- Sanskrit: विशिष्टचारित्र Viśiṣṭacāritra
- Chinese: 上行菩薩 (Pinyin: Shàngxíng Púsà)
- Japanese: 上行菩薩（じょうぎょうぼさつ） (romaji: Jōgyō Bosatsu)
- Khmer: វិសិស្តចារិត្រ (vi-ses-chaa-reut)
- Korean: 상행보살 (RR: Sanghaeng Bosal)
- Tagalog: Bisistakalitla
- Tibetan: སྤྱོད་པ་ཁྱད་པར་ཅན་ Wylie: spyod pa khyad par can
- Vietnamese: Thượng Hạnh Bồ Tát

Information
- Venerated by: Mahāyāna, Vajrayāna

= Viśiṣṭacāritra =

Bodhisattva in the Lotus Sutra

Viśiṣṭacāritra (विशिष्टचारित्र; also known as Superior Practice) is a bodhisattva mentioned in the 15th, 21st, and 22nd chapters of the Lotus Sutra. He is one of the four great perfected bodhisattvas who attends Gautama Buddha and protects the Lotus Sutra and its devotees. The other three are Anantacaritra, Visuddhacaritra, and Supratisthitacaritra; together they make up the four great primarily evolved bodhisattvas. Viśiṣṭacāritra is also believed to represent the "true self" characteristic of buddhahood, which is the selflessness of Nirvana.

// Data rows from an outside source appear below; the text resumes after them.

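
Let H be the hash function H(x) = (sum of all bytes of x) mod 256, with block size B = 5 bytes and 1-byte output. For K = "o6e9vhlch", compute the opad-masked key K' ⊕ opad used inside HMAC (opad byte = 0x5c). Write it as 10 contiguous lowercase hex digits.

045c5c5c5c

Key "o6e9vhlch" = 6f 36 65 39 76 68 6c 63 68 is 9 bytes > B = 5, so hash it first: H(key) = 58, then zero-pad to 5 bytes: K' = 58 00 00 00 00.
XOR each byte with 0x5c: 58⊕5c=04, 00⊕5c=5c, 00⊕5c=5c, 00⊕5c=5c, 00⊕5c=5c.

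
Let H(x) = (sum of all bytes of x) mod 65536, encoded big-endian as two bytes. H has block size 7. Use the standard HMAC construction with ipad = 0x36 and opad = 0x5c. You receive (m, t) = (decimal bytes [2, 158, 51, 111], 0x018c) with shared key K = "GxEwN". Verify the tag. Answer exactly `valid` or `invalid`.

invalid

Key "GxEwN" = 47 78 45 77 4e is 5 bytes ≤ B = 7; zero-pad to 7 bytes: K' = 47 78 45 77 4e 00 00.
K' ⊕ ipad = 71 4e 73 41 78 36 36; K' ⊕ opad = 1b 24 19 2b 12 5c 5c.
Inner hash: sum = 113+78+115+65+120+54+54+2+158+51+111 = 921 → 03 99.
Outer hash (recomputed tag): sum = 27+36+25+43+18+92+92+3+153 = 489 → 01 e9.
Recomputed tag = 01e9; claimed = 018c → mismatch.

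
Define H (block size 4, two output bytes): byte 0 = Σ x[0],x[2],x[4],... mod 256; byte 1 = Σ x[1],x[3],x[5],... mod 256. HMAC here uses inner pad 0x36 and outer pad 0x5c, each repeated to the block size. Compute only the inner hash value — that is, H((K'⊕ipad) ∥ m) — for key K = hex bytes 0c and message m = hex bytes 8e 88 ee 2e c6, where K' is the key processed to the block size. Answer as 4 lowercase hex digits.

Key hex bytes 0c is 1 byte ≤ B = 4; zero-pad to 4 bytes: K' = 0c 00 00 00.
K' ⊕ ipad = 3a 36 36 36.
Inner input = 3a 36 36 36 ∥ 8e 88 ee 2e c6.
Inner hash: even-index sum = 690 mod 256 = 178; odd-index sum = 290 mod 256 = 34 → b2 22.

b222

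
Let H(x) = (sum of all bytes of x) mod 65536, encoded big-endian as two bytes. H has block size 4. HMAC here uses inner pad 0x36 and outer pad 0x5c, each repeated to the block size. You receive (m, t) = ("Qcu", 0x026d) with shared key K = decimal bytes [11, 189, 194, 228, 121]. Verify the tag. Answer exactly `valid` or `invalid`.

valid

Key decimal bytes [11, 189, 194, 228, 121] = 0b bd c2 e4 79 is 5 bytes > B = 4, so hash it first: H(key) = 02 e7, then zero-pad to 4 bytes: K' = 02 e7 00 00.
K' ⊕ ipad = 34 d1 36 36; K' ⊕ opad = 5e bb 5c 5c.
Inner hash: sum = 52+209+54+54+81+99+117 = 666 → 02 9a.
Outer hash (recomputed tag): sum = 94+187+92+92+2+154 = 621 → 02 6d.
Recomputed tag = 026d; claimed = 026d → match.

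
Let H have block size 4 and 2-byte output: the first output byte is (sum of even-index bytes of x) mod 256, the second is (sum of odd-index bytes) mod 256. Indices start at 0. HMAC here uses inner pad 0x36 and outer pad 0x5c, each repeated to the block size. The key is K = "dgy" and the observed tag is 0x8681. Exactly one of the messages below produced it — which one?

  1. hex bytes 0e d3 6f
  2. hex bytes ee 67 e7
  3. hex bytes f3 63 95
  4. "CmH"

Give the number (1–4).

Key "dgy" = 64 67 79 is 3 bytes ≤ B = 4; zero-pad to 4 bytes: K' = 64 67 79 00.
K' ⊕ ipad = 52 51 4f 36; K' ⊕ opad = 38 3b 25 5c.
m1: inner = H(52 51 4f 36 0e d3 6f) = 1e 5a; tag = H(38 3b 25 5c 1e 5a) = 7bf1
m2: inner = H(52 51 4f 36 ee 67 e7) = 76 ee; tag = H(38 3b 25 5c 76 ee) = d385
m3: inner = H(52 51 4f 36 f3 63 95) = 29 ea; tag = H(38 3b 25 5c 29 ea) = 8681 ← matches
m4: inner = H(52 51 4f 36 43 6d 48) = 2c f4; tag = H(38 3b 25 5c 2c f4) = 898b

3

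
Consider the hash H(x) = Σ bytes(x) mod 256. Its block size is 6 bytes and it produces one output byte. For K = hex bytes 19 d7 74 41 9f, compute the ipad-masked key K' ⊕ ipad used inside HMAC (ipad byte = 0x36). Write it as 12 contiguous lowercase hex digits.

Key hex bytes 19 d7 74 41 9f is 5 bytes ≤ B = 6; zero-pad to 6 bytes: K' = 19 d7 74 41 9f 00.
XOR each byte with 0x36: 19⊕36=2f, d7⊕36=e1, 74⊕36=42, 41⊕36=77, 9f⊕36=a9, 00⊕36=36.

2fe14277a936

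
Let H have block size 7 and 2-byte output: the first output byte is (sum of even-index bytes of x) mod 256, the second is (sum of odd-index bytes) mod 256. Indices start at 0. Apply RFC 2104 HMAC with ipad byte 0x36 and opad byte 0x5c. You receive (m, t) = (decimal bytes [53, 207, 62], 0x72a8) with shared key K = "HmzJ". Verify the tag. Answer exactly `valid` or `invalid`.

Key "HmzJ" = 48 6d 7a 4a is 4 bytes ≤ B = 7; zero-pad to 7 bytes: K' = 48 6d 7a 4a 00 00 00.
K' ⊕ ipad = 7e 5b 4c 7c 36 36 36; K' ⊕ opad = 14 31 26 16 5c 5c 5c.
Inner hash: even-index sum = 517 mod 256 = 5; odd-index sum = 384 mod 256 = 128 → 05 80.
Outer hash (recomputed tag): even-index sum = 370 mod 256 = 114; odd-index sum = 168 mod 256 = 168 → 72 a8.
Recomputed tag = 72a8; claimed = 72a8 → match.

valid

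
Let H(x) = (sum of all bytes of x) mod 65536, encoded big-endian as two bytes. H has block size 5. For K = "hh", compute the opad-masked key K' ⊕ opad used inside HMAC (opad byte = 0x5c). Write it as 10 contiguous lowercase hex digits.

34345c5c5c

Key "hh" = 68 68 is 2 bytes ≤ B = 5; zero-pad to 5 bytes: K' = 68 68 00 00 00.
XOR each byte with 0x5c: 68⊕5c=34, 68⊕5c=34, 00⊕5c=5c, 00⊕5c=5c, 00⊕5c=5c.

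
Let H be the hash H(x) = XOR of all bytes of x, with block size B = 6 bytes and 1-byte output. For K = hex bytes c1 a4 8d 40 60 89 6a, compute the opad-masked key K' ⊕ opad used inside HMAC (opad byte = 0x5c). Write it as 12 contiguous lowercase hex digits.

775c5c5c5c5c

Key hex bytes c1 a4 8d 40 60 89 6a is 7 bytes > B = 6, so hash it first: H(key) = 2b, then zero-pad to 6 bytes: K' = 2b 00 00 00 00 00.
XOR each byte with 0x5c: 2b⊕5c=77, 00⊕5c=5c, 00⊕5c=5c, 00⊕5c=5c, 00⊕5c=5c, 00⊕5c=5c.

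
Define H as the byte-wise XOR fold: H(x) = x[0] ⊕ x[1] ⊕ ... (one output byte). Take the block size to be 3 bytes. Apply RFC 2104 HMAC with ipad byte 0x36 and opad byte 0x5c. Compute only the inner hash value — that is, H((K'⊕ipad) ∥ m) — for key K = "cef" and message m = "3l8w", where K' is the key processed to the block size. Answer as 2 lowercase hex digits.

Key "cef" = 63 65 66 is exactly B = 3 bytes: K' = 63 65 66.
K' ⊕ ipad = 55 53 50.
Inner input = 55 53 50 ∥ 33 6c 38 77.
Inner hash: XOR 55⊕53⊕50⊕33⊕6c⊕38⊕77 = 46.

46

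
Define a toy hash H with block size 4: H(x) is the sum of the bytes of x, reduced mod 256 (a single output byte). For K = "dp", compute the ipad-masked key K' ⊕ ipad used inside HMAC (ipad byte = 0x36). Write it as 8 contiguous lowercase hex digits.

52463636

Key "dp" = 64 70 is 2 bytes ≤ B = 4; zero-pad to 4 bytes: K' = 64 70 00 00.
XOR each byte with 0x36: 64⊕36=52, 70⊕36=46, 00⊕36=36, 00⊕36=36.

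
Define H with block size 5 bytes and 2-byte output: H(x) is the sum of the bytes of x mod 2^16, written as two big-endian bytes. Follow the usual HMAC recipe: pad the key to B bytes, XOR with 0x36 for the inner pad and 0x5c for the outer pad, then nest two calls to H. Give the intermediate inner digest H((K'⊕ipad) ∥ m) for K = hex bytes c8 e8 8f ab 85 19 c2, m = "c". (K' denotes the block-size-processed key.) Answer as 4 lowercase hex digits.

01b3

Key hex bytes c8 e8 8f ab 85 19 c2 is 7 bytes > B = 5, so hash it first: H(key) = 04 4a, then zero-pad to 5 bytes: K' = 04 4a 00 00 00.
K' ⊕ ipad = 32 7c 36 36 36.
Inner input = 32 7c 36 36 36 ∥ 63.
Inner hash: sum = 50+124+54+54+54+99 = 435 → 01 b3.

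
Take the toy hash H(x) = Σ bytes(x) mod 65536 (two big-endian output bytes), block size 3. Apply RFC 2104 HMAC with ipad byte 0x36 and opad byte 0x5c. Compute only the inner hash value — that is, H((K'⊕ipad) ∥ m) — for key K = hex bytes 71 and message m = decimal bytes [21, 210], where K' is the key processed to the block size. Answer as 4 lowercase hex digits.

Key hex bytes 71 is 1 byte ≤ B = 3; zero-pad to 3 bytes: K' = 71 00 00.
K' ⊕ ipad = 47 36 36.
Inner input = 47 36 36 ∥ 15 d2.
Inner hash: sum = 71+54+54+21+210 = 410 → 01 9a.

019a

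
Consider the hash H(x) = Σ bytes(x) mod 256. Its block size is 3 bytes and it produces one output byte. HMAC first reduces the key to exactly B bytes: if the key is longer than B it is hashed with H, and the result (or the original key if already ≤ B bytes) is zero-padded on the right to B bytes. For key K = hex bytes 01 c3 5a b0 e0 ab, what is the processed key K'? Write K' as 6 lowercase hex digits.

590000

|K| = 6 > B = 3, so first hash the key.
H(K): sum = 1+195+90+176+224+171 = 857; mod 256 = 89 → 59.
Zero-pad H(K) = 59 to 3 bytes: K' = 59 00 00.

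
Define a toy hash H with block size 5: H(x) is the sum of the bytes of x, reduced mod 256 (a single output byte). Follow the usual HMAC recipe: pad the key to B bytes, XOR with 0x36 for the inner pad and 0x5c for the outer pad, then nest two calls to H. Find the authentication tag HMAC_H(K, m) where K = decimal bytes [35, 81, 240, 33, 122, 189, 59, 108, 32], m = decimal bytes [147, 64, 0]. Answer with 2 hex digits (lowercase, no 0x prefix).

Key decimal bytes [35, 81, 240, 33, 122, 189, 59, 108, 32] = 23 51 f0 21 7a bd 3b 6c 20 is 9 bytes > B = 5, so hash it first: H(key) = 83, then zero-pad to 5 bytes: K' = 83 00 00 00 00.
K' ⊕ ipad = b5 36 36 36 36.  K' ⊕ opad = df 5c 5c 5c 5c.
Inner input = (K'⊕ipad) ∥ m = b5 36 36 36 36 ∥ 93 40 00.
Inner hash: sum = 181+54+54+54+54+147+64+0 = 608; mod 256 = 96 → 60.
Outer input = (K'⊕opad) ∥ inner = df 5c 5c 5c 5c ∥ 60.
Outer hash (tag): sum = 223+92+92+92+92+96 = 687; mod 256 = 175 → af.

af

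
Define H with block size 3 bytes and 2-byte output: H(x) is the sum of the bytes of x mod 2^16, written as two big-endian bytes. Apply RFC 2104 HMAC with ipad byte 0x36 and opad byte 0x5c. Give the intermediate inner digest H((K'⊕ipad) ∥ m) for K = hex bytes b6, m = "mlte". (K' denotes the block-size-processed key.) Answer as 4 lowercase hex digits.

029e

Key hex bytes b6 is 1 byte ≤ B = 3; zero-pad to 3 bytes: K' = b6 00 00.
K' ⊕ ipad = 80 36 36.
Inner input = 80 36 36 ∥ 6d 6c 74 65.
Inner hash: sum = 128+54+54+109+108+116+101 = 670 → 02 9e.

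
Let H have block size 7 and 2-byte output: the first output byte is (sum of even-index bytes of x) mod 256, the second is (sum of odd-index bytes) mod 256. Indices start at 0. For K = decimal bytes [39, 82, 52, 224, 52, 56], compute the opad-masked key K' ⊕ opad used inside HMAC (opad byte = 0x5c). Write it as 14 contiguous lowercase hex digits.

Key decimal bytes [39, 82, 52, 224, 52, 56] = 27 52 34 e0 34 38 is 6 bytes ≤ B = 7; zero-pad to 7 bytes: K' = 27 52 34 e0 34 38 00.
XOR each byte with 0x5c: 27⊕5c=7b, 52⊕5c=0e, 34⊕5c=68, e0⊕5c=bc, 34⊕5c=68, 38⊕5c=64, 00⊕5c=5c.

7b0e68bc68645c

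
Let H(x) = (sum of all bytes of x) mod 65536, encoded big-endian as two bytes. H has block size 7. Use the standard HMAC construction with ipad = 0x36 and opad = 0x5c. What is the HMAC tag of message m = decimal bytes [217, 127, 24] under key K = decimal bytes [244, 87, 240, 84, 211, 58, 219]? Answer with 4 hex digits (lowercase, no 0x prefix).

Key decimal bytes [244, 87, 240, 84, 211, 58, 219] = f4 57 f0 54 d3 3a db is exactly B = 7 bytes: K' = f4 57 f0 54 d3 3a db.
K' ⊕ ipad = c2 61 c6 62 e5 0c ed.  K' ⊕ opad = a8 0b ac 08 8f 66 87.
Inner input = (K'⊕ipad) ∥ m = c2 61 c6 62 e5 0c ed ∥ d9 7f 18.
Inner hash: sum = 194+97+198+98+229+12+237+217+127+24 = 1433 → 05 99.
Outer input = (K'⊕opad) ∥ inner = a8 0b ac 08 8f 66 87 ∥ 05 99.
Outer hash (tag): sum = 168+11+172+8+143+102+135+5+153 = 897 → 03 81.

0381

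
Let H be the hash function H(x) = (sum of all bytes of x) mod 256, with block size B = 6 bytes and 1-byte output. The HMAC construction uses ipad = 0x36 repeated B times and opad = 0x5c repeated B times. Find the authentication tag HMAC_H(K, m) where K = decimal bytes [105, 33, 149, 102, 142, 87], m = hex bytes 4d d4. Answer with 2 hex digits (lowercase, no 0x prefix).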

== In Nichiren Buddhism ==
In most schools of Nichiren Buddhism, Nichiren is believed to have fulfilled the vow of Viśiṣṭacāritra during his lifetime. This is because he revealed what he held to be the Superior Practice of chanting the title (daimoku) of the Lotus Sutra, Namu Myōhō Renge Kyō, which would quickly allow all beings to attain enlightenment in their present lifetime, no matter what their capacities. According to Anesaki, from the time of his exile to Sado Island Nichiren deemed himself as the reincarnation of Viśiṣṭacāritra.

===Nichiren Shōshū, Soka Gakkai and Kempon Hokke===
In Nichiren Shōshū, Soka Gakkai and the Kempon Hokke schools, Nichiren is revered as the reincarnation of Viśiṣṭacāritra because he revealed the "cause" of Buddhahood: chanting "Namu Myōhō Renge Kyō", a practice called daimoku, whereas Gautama is seen as the "Buddha of True Effect" as he only revealed the "effect" of Buddhahood. This is based on the passage in Chapter 16 of the Lotus Sutra that reads, "Originally I [Shakyamuni Buddha] practiced the bodhisattva way, and the life that I acquired then has yet to come to an end" Nichiren Shōshū and Soka Gakkai interpret the passage to mean that Gautama Buddha must have practiced something to attain Buddhahood, but in the Lotus Sutra he did not reveal what that practice was, whereas Nichiren taught the daimoku, which leads all beings to Buddhahood.

These groups conclude Shakyamuni Buddha attained buddhahood in the remote past through the daimoku. The Object of Devotion for Observing the Mind states, "Showing profound compassion for those unable to comprehend the gem of the doctrine of three thousand realms in a single moment of life, the Buddha wrapped it within the five characters [of Myōhō Renge Kyō], with which he then adorned the necks of the ignorant people of the latter age.